Wer über Stereotronic recherchiert, der gewinnt bald den Eindruck, mit dieser Marke muss es genau so gewesen sein. Und hier und da wurde das von Schreibern in Foren auch genau so kolportiert: Ein Paar Studenten, die sich ihre Stereo-Anlage zusammen gebastelt haben, so etwas wie ein Geheim-Tipp wurden ... Doch dann wurde ihre Firma von einem bösen Konzern übernommen, der nichts besseres zu tun gehabt hatte, sie einzustampfen. Kein Donnerhall.
Oder, die Firma hat es gar nicht gegeben. Schließlich findet man in alten Magazinen und in den üblichen Quellen so gut wie nichts über Stereotronic. In den umfangreichen Listen von Wumpus Welt der Radios ist Stereotronic ebenso wenig zu finden wie im Tuner Information Center.
Und wird die Marke einmal irgendwo erwähnt, dann oft nur der Name und kein Produkt: Die erste Werbung für Stereotronic findet sich wohl in der Oktober-Ausgabe 1965 der HIFI-STEREOPHONIE. Der Dipl. Ing. Gert Redlich schreibt in seiner Inhalts-Übersicht für das Magazin: „... Stereotronic aus Pforzheim bewirbt ganzseitig den neuen Stereo-Klang“ [2], um für die Juni-Ausgabe 1966 hinzu zu fügen, „... und wieder wird kein Produkt benannt.“ [2] Für die September-Ausgabe kommentiert er, „... aber wir wissen immer noch nicht, was die wirklich verkaufen wollen und bei wem man das sehen kann – unglücklich.“ [2]

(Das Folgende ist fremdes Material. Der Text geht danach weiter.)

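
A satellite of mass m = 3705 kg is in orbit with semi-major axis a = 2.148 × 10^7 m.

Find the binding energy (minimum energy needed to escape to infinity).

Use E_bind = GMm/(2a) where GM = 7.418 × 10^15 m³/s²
a = 2.148 × 10^7 m
GM = 7.418 × 10^15 m³/s²
m = 3705 kg
GMm = 7.418 × 10^15 × 3705 = 2.74837 × 10^19 m³·kg/s²
2a = 4.296 × 10^7 m
E_bind = GMm/(2a) = 6.39751 × 10^11 J ≈ 639.8 GJ

Final answer: 639.8 GJ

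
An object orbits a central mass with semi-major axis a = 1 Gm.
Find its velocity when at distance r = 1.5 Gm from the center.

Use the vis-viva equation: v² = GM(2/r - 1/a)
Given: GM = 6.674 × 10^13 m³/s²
a = 1 Gm = 1 × 10^9 m
r = 1.5 Gm = 1.5 × 10^9 m
GM = 6.674 × 10^13 m³/s²
2/r − 1/a = 1.33333 × 10^-9 − 1 × 10^-9 = 3.33333 × 10^-10 m⁻¹
v² = GM (2/r − 1/a) = 22246.7 m²/s²
v = 149.153 m/s ≈ 149.2 m/s

Final answer: 149.2 m/s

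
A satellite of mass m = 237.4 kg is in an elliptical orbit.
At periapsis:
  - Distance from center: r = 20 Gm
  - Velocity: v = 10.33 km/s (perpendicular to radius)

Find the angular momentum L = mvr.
r = 20 Gm = 2 × 10^10 m
v = 10.33 km/s = 10330 m/s
vr = 10330 × 2 × 10^10 = 2.066 × 10^14 m²/s
L = m × vr = 237.4 × 2.066 × 10^14 = 4.90468 × 10^16 kg·m²/s ≈ 4.905 × 10^16 kg·m²/s

Final answer: L = 4.905 × 10^16 kg·m²/s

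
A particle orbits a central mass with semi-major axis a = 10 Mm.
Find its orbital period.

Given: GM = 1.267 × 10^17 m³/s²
a = 10 Mm = 1 × 10^7 m
GM = 1.267 × 10^17 m³/s²
a³ = 1 × 10^21 m³
T = 2π √(a³/GM) = 2π √((1 × 10^21) / (1.267 × 10^17)) = 2π × 88.8406 s
T = 558.202 s ≈ 9.303 minutes

Final answer: 9.303 minutes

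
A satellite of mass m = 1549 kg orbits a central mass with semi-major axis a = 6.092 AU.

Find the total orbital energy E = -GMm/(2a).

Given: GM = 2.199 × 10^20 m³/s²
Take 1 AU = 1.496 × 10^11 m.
a = 6.092 AU = 9.11363 × 10^11 m
GM = 2.199 × 10^20 m³/s²
2a = 1.82273 × 10^12 m
GMm = 2.199 × 10^20 × 1549 = 3.40625 × 10^23 m³·kg/s²
E = −GMm/(2a) = -1.86877 × 10^11 J ≈ -186.9 GJ

Final answer: -186.9 GJ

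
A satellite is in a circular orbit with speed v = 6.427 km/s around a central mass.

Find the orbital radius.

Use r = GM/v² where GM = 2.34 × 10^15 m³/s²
v = 6.427 km/s = 6427 m/s
GM = 2.34 × 10^15 m³/s²
v² = 4.13063 × 10^7 m²/s²
r = GM/v² = (2.34 × 10^15) / (4.13063 × 10^7) = 5.66499 × 10^7 m ≈ 5.665 × 10^7 m

Final answer: 5.665 × 10^7 m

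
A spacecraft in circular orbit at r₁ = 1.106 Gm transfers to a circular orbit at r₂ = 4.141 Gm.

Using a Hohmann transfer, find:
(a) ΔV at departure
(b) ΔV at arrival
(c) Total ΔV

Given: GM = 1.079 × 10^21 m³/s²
r₁ = 1.106 Gm = 1.106 × 10^9 m
r₂ = 4.141 Gm = 4.141 × 10^9 m
GM = 1.079 × 10^21 m³/s²
Transfer ellipse: a_t = (r₁ + r₂)/2 = 2.6235 × 10^9 m
Circular speed at r₁: v₁ = √(GM/r₁) = 987718 m/s
Transfer speed at r₁ (periapsis): v₁ₜ = √(GM(2/r₁ − 1/a_t)) = 1.24092 × 10^6 m/s
(a) ΔV₁ = v₁ₜ − v₁ = 253206 m/s ≈ 253.2 km/s
Circular speed at r₂: v₂ = √(GM/r₂) = 510456 m/s
Transfer speed at r₂ (apoapsis): v₂ₜ = √(GM(2/r₂ − 1/a_t)) = 331433 m/s
(b) ΔV₂ = v₂ − v₂ₜ = 179023 m/s ≈ 179 km/s
(c) ΔV_total = ΔV₁ + ΔV₂ = 432229 m/s ≈ 432.2 km/s

Final answer:
(a) ΔV₁ = 253.2 km/s
(b) ΔV₂ = 179 km/s
(c) ΔV_total = 432.2 km/s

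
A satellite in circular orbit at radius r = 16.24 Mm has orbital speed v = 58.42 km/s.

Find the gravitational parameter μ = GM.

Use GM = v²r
r = 16.24 Mm = 1.624 × 10^7 m
v = 58.42 km/s = 58420 m/s
v² = 3.4129 × 10^9 m²/s²
GM = v²r = 3.4129 × 10^9 × 1.624 × 10^7 = 5.54254 × 10^16 m³/s²
GM ≈ 5.543 × 10^16 m³/s²

Final answer: GM = 5.543 × 10^16 m³/s²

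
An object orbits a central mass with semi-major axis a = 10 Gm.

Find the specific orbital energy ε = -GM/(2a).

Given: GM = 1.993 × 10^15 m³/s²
a = 10 Gm = 1 × 10^10 m
GM = 1.993 × 10^15 m³/s²
2a = 2 × 10^10 m
ε = −GM/(2a) = -99650 J/kg ≈ -99.65 kJ/kg

Final answer: -99.65 kJ/kg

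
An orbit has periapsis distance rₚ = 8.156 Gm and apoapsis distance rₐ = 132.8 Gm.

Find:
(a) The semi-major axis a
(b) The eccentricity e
rₚ = 8.156 Gm = 8.156 × 10^9 m
rₐ = 132.8 Gm = 1.328 × 10^11 m
(a) a = (rₚ + rₐ)/2 = 7.0478 × 10^10 m ≈ 70.48 Gm
(b) e = (rₐ − rₚ)/(rₐ + rₚ) = (1.24644 × 10^11) / (1.40956 × 10^11) = 0.884276

Final answer:
(a) a = 70.48 Gm
(b) e = 0.8843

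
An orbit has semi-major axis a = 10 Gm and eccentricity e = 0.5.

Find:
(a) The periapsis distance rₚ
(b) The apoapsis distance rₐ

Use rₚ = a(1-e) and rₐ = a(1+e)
a = 10 Gm = 1 × 10^10 m
e = 0.5:  1 − e = 0.5,  1 + e = 1.5
(a) rₚ = a(1 − e) = 1 × 10^10 m × 0.5 = 5 × 10^9 m ≈ 5 Gm
(b) rₐ = a(1 + e) = 1 × 10^10 m × 1.5 = 1.5 × 10^10 m ≈ 15 Gm

Final answer:
(a) rₚ = 5 Gm
(b) rₐ = 15 Gm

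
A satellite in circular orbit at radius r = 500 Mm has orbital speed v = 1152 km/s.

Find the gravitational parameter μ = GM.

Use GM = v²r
r = 500 Mm = 5 × 10^8 m
v = 1152 km/s = 1.152 × 10^6 m/s
v² = 1.3271 × 10^12 m²/s²
GM = v²r = 1.3271 × 10^12 × 5 × 10^8 = 6.63552 × 10^20 m³/s²
GM ≈ 6.636 × 10^20 m³/s²

Final answer: GM = 6.636 × 10^20 m³/s²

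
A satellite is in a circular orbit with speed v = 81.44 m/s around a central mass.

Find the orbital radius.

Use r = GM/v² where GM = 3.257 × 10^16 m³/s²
v = 81.44 m/s
GM = 3.257 × 10^16 m³/s²
v² = 6632.47 m²/s²
r = GM/v² = (3.257 × 10^16) / 6632.47 = 4.91069 × 10^12 m ≈ 4.911 × 10^12 m

Final answer: 4.911 × 10^12 m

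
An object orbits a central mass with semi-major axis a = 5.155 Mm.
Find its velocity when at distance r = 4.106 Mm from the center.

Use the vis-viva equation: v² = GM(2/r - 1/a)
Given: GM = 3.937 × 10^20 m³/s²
a = 5.155 Mm = 5.155 × 10^6 m
r = 4.106 Mm = 4.106 × 10^6 m
GM = 3.937 × 10^20 m³/s²
2/r − 1/a = 4.87092 × 10^-7 − 1.93986 × 10^-7 = 2.93106 × 10^-7 m⁻¹
v² = GM (2/r − 1/a) = 1.15396 × 10^14 m²/s²
v = 1.07422 × 10^7 m/s ≈ 1.074 × 10^4 km/s

Final answer: 1.074 × 10^4 km/s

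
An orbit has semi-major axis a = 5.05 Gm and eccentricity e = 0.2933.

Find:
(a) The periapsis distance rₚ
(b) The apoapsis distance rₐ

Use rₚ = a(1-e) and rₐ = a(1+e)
a = 5.05 Gm = 5.05 × 10^9 m
e = 0.2933:  1 − e = 0.7067,  1 + e = 1.2933
(a) rₚ = a(1 − e) = 5.05 × 10^9 m × 0.7067 = 3.56884 × 10^9 m ≈ 3.569 Gm
(b) rₐ = a(1 + e) = 5.05 × 10^9 m × 1.2933 = 6.53116 × 10^9 m ≈ 6.531 Gm

Final answer:
(a) rₚ = 3.569 Gm
(b) rₐ = 6.531 Gm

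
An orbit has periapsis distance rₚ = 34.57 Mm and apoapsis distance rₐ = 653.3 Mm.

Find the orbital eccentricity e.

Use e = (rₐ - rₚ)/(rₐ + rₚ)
rₚ = 34.57 Mm = 3.457 × 10^7 m
rₐ = 653.3 Mm = 6.533 × 10^8 m
rₐ − rₚ = 6.1873 × 10^8 m
rₐ + rₚ = 6.8787 × 10^8 m
e = (rₐ − rₚ)/(rₐ + rₚ) = 0.899487

Final answer: e = 0.8995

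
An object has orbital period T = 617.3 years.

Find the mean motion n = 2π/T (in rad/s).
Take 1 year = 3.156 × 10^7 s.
T = 617.3 years = 1.9482 × 10^10 s
n = 2π / (1.9482 × 10^10 s) = 3.22513 × 10^-10 rad/s ≈ 3.225 × 10^-10 rad/s

Final answer: n = 3.225 × 10^-10 rad/s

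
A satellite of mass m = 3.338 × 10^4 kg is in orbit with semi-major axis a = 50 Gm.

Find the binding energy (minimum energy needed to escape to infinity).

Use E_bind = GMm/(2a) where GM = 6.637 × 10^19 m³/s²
a = 50 Gm = 5 × 10^10 m
GM = 6.637 × 10^19 m³/s²
m = 3.338 × 10^4 kg
GMm = 6.637 × 10^19 × 33380 = 2.21543 × 10^24 m³·kg/s²
2a = 1 × 10^11 m
E_bind = GMm/(2a) = 2.21543 × 10^13 J ≈ 22.15 TJ

Final answer: 22.15 TJ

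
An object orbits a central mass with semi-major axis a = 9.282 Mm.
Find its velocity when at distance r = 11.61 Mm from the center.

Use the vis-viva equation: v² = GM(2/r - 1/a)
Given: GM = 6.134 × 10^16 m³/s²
a = 9.282 Mm = 9.282 × 10^6 m
r = 11.61 Mm = 1.161 × 10^7 m
GM = 6.134 × 10^16 m³/s²
2/r − 1/a = 1.72265 × 10^-7 − 1.07735 × 10^-7 = 6.45299 × 10^-8 m⁻¹
v² = GM (2/r − 1/a) = 3.95826 × 10^9 m²/s²
v = 62914.7 m/s ≈ 62.91 km/s

Final answer: 62.91 km/s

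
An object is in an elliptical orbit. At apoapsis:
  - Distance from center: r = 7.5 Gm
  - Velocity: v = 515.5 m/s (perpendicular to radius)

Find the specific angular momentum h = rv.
r = 7.5 Gm = 7.5 × 10^9 m
v = 515.5 m/s
h = rv = 7.5 × 10^9 × 515.5 = 3.86625 × 10^12 m²/s ≈ 3.866 × 10^12 m²/s

Final answer: h = 3.866 × 10^12 m²/s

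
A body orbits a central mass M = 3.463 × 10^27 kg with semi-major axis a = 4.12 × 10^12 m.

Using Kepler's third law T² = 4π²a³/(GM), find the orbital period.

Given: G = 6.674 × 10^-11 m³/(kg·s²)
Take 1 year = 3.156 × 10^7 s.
M = 3.463 × 10^27 kg
GM = G × M = 6.674 × 10^-11 × 3.463 × 10^27 = 2.31121 × 10^17 m³/s²
a = 4.12 × 10^12 m
a³ = 6.99345 × 10^37 m³
T = 2π √(a³/GM) = 2π √((6.99345 × 10^37) / (2.31121 × 10^17)) = 2π × 1.73951 × 10^10 s
T = 1.09297 × 10^11 s ≈ 3463 years

Final answer: 3463 years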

Ein Phantom? Eine Fatamorgana?


Da sitze ich vor einem hochkant auf die Seite gestellten Verstärker und schaue dorthin, wo vor ein paar Minuten noch die Bodenplatte gewesen war. Naja, eher gewissermaßen da durch, wo vor ein paar Minuten die Bodenplatte gewesen war, auf das darunter. Jetzt nicht mehr darunter, sondern frei liegend und nicht nur auf den ersten Blick etwas verwirrend.

   

Die meisten Bauelemente erkenne ich. Kondensatoren. Widerstände. Kabel. Nur die Anordnung, gewissermaßen frei durch den ursprünglich leeren Raum zwischen den flachen Seitenwänden des Gehäuses gespannt, scheint mir eher ungewohnt. Denn nur selten öffne ich alte Sony Bandmaschinen. Und dies ist keine Sony-Bandmaschine.

   

Nach ein paar Minuten „Blick“, dem ersten folgte ein zweiter, ein dritter und so weiter, scheint sich das Wirrwarr etwas zu entwirren, sogar zu strukturieren. Denn die Elemente sind tatsächlich nicht frei gespannt, jedenfalls nicht frei durch den leeren Raum. An die Unterseite der oberen Gehäuseplatte sind Elemente geschraubt, so Röhrensockel oder Halterungen, an denen Lötstellen sitzen, auf die die eben schon genannten Bauelemente direkt aufgelötet sind. Sie spannen sich also nicht als schwebendes Gittergeflecht durch den leeren Raum, sondern vielmehr mehr oder minder sternförmig von einem Röhrensockel usw. zum nächsten Röhrensockel usw. Und tatsächlich ließe sich der Widerstand als Widerstand, der Kondensator als Kondensator identifizieren, sogar anhand dem Ausgangspunkt am Sockel 1-2-3 an der zugehörigen Schaltung identifizieren; wenn denn dort der „Sockel 1-2-3“ eingetragen und identifizierbar sein sollte. Wenn auch – zumindest optisch – nur mit Mühe, weil alte Kondensatoren eine oft nur schwer lesbare Bezeichnung haben und weil die flinken Finger der Erbauer, eher Erlöter, das Netz der Bauelemente mindestens in zwei übereinander gelegenen Ebenen geflochten haben; meist ohne Isolierung an den blanken Litzen. Sonst wäre es ja keine blanken Litzen. So, in Ebenen, sind sie auf dem Schaltplan auch nicht gezeichnet.
Wenn ich mir jetzt überlege, daran etwas reparieren zu sollen …

   

Während mir die Unterseite des Verstärkers nach ein paar Minuten „Blick“ doch fast schon das Versprechen anzudeuten scheint, ich könne in der Lage sein, das Geflecht zu durchschauen, gar zu beherrschen, es verstehen, sieht das bei den hinter die Frontseite des Gerätes gesetzten Teilen noch anders aus. Es fehlt die Möglichkeit zum „Blick“!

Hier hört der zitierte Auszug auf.